Engaging Undergraduate Students with Research

Each year, many new and returning OSU undergraduates look forward to engaging in forms of experiential learning beyond the classroom. Engaging undergraduates in research, for example, is central to OSU’s Strategic Plan 4.0, and has been shown to lead to a wide range of personal and professional gains for those who participate (Kuh, 2008; National Academies of Sciences, Engineering, and Medicine, 2015). However, remote teaching and learning makes it difficult for students to secure important connections with faculty engaging in research outside of class time.

While some feel that the quality and availability of undergraduate research experiences is threatened by the transition to remote teaching and learning during the global pandemic, we are seeing inspiring cases across campus where faculty mentors are continuing to provide students with high-impact research experiences. Click here for a collection of strategies OSU mentors are currently using to keep their undergraduates engaged in research while working remotely. It is our hope, by providing a list of examples, other faculty will be inspired to continue engaging their students in research projects, where possible, during this challenging time. This is a live document – feel free to contribute!

CTL and the Office of Undergraduate Research, Scholarship, & the Arts (Office of URSA) are committed to supporting faculty who are willing to continue engaging undergraduates in research remotely. To this end, we have launched the Research for Undergraduates Network (RUN), which is intended to be a space for undergraduate research mentors (faculty, graduate students, & post-docs), and those who facilitate undergraduate research programs at OSU, to collaborate and share promising practices. In addition to the programming offered through RUN during the 2020-2021 academic year, the Office of URSA has a new page devoted to resources for undergraduate research mentors, including a sample mentoring agreement, a list of publications with undergraduate authors, guidelines for how to hire a student receiving Federal Work Study funds, and a description of our new Undergraduate Research Mentoring Awards.

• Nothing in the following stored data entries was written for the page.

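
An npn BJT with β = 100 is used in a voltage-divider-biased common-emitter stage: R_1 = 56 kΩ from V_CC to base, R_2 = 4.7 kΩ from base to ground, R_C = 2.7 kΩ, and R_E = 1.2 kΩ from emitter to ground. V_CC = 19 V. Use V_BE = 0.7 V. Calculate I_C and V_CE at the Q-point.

Thevenize the base divider: V_Th = V_CC·R_2/(R_1+R_2) = 19×4.7/60.7 = 1.47 V, R_Th = R_1‖R_2 = 4.34 kΩ.
Base-emitter loop: V_Th = I_B·R_Th + V_BE + (β+1)I_B·R_E, so I_B = (1.47 − 0.7) / (4.34 + 101×1.2) = 0.00614 mA.
I_C = β·I_B = 100×0.00614 = 0.614 mA, and I_E = (β+1)I_B = 0.62 mA.
V_CE = V_CC − I_C·R_C − I_E·R_E = 19 − 0.614×2.7 − 0.62×1.2 = 16.6 V.
V_CE = 16.6 V > 0.2 V confirms active-region operation.

I_C ≈ 0.61 mA, V_CE ≈ 17 V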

If you are wondering how to get involved as an undergraduate research mentor this coming year, consider submitting a summary to participate in the 2020-2021 URSA Engage Program (those with all types of faculty appointments are eligible to serve as mentors, including professional faculty). Below are the five major steps involved in selection for the URSA Engage Program.  

  1. Faculty submit a mentor summary form by October 19, 2020 (you will be asked to outline a remote contingency plan).
  2. The opportunities submitted by faculty will be posted on our website for students to view on October 23rd.
  3. Students will read through mentor summaries and reach out to faculty mentors they are interested in working with. Students and faculty will then discuss shared interests and whether they want to work together on a project.
  4. Faculty will ultimately decide which student(s) they will allow to move forward with an application to the URSA Engage Program (i.e. students cannot apply until they have a mentor secured).
  5. Students who have secured a mentor will then apply to the URSA Engage Program. Student applications will be evaluated by the Office of URSA.

As educators, we must think creatively about how to ensure students are still able to benefit from participation in undergraduate research, despite how different these experiences may look. If you have any questions or want to brainstorm ways to make your research accessible to students remotely, we are here to help.


Author Bio: Dr. Sophie Pierszalowski is the Associate Director for Undergraduate Research at OSU and oversees OSU’s Office of Undergraduate Research, Scholarship and the Arts (Office of URSA). Sophie is a researcher and practitioner committed to developing and delivering equity-minded undergraduate research programs and resources that are accessible to students across all disciplines and demographics.


Kuh, G. D. (2008). High-impact educational practices: What they are, who has access to them, and why they matter. Washington, D.C.: Association of American Colleges and Universities.

National Academies of Sciences, Engineering, and Medicine. (2015). Integrating Discover-Based Research into the Undergraduate Curriculum: Report of a Convocation. Washington, DC: National Academies Press.